Lithium-ion batteries are the backbone of many electronic devices providing power to tablets, laptops and cameras. Unfortunately, these batteries come with risks. They can overheat and cause explosions and fires.

Potentially deadly accidents caused by overheating batteries though such as in the case of the exploding hoverboards may no longer be a problem in the future. Scientists from Stanford University have designed a lithium-ion battery that won't overheat and catch fire.

The battery can shut itself when the temperature gets too high and then powers itself on after it has cooled enough. Zheng Chen, from Stanford University, and colleagues, who developed the battery, said that the new technology can help prevent fires in electronics caused by overheated power supply.

How The New Battery Works

The cycle of charging and discharging in an average lithium-ion battery can sometimes push the temperature of the battery's electrolyte material to extreme. The battery then catches fire and causes explosion of flames.

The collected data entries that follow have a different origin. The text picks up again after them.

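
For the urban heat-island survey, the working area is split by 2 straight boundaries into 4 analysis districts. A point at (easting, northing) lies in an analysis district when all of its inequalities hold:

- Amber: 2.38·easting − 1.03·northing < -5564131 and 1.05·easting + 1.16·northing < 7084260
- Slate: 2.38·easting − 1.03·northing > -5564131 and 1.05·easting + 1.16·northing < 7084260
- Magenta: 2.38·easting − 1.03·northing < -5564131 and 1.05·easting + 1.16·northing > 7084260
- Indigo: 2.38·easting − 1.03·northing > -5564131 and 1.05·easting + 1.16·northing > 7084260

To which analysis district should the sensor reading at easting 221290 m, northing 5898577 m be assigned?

2.38·221290 − 1.03·5898577 = -5548864.110, which is > -5564131
1.05·221290 + 1.16·5898577 = 7074703.820, which is < 7084260
This sign pattern matches Slate.

Slate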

Chen and colleagues came up with a work around for this problem by surrounding the battery with a thin elastic film of polyethylene. The film has conductive spiky nanoparticles composed of nickel and is coated with graphene to boost conductivity.

The rechargeable lithium-ion battery currently used has two lithium electrodes and an electrolyte that allows for the transfer of electrons.

In the case of the new battery, the conductive metal particles move away from each other when the battery heats up and expands, shutting it down. The film contracts as the battery cools and the nickel particles start to touch again turning back on the battery's power.

"We attached the polyethylene film to one of the battery electrodes so that an electric current could flow through it," said Chen. "To conduct electricity, the spiky particles have to physically touch one another. But during thermal expansion, polyethylene stretches. That causes the particles to spread apart, making the film nonconductive so that electricity can no longer flow through the battery."

The prototype battery shuts down once the temperature rises to above 160 degrees Fahrenheit or 71 degrees Celsius, but the researchers said it is possible to tune the temperate to higher or lower. This can be done by adjusting the amount of particles they use. It may also depend on the type o polymer materials used.

The researchers experimented with the new material by connecting it to a LED light and then blasted it with hot air gun. Once the heat was applied, the light switched off and turned back on after the heat source was removed.

Once this technology is applied, people may no longer have to worry about overheating batteries that can cause dangerous accidents.

"We believe that these conversion-reaction-based cathode additives will have important applications in existing Li-ion batteries, as well as future advanced battery systems involving high-capacity anodes (for example, Si and Sn) with large first-cycle capacity loss," the researchers wrote in their study published in the journal Nature on Jan. 11.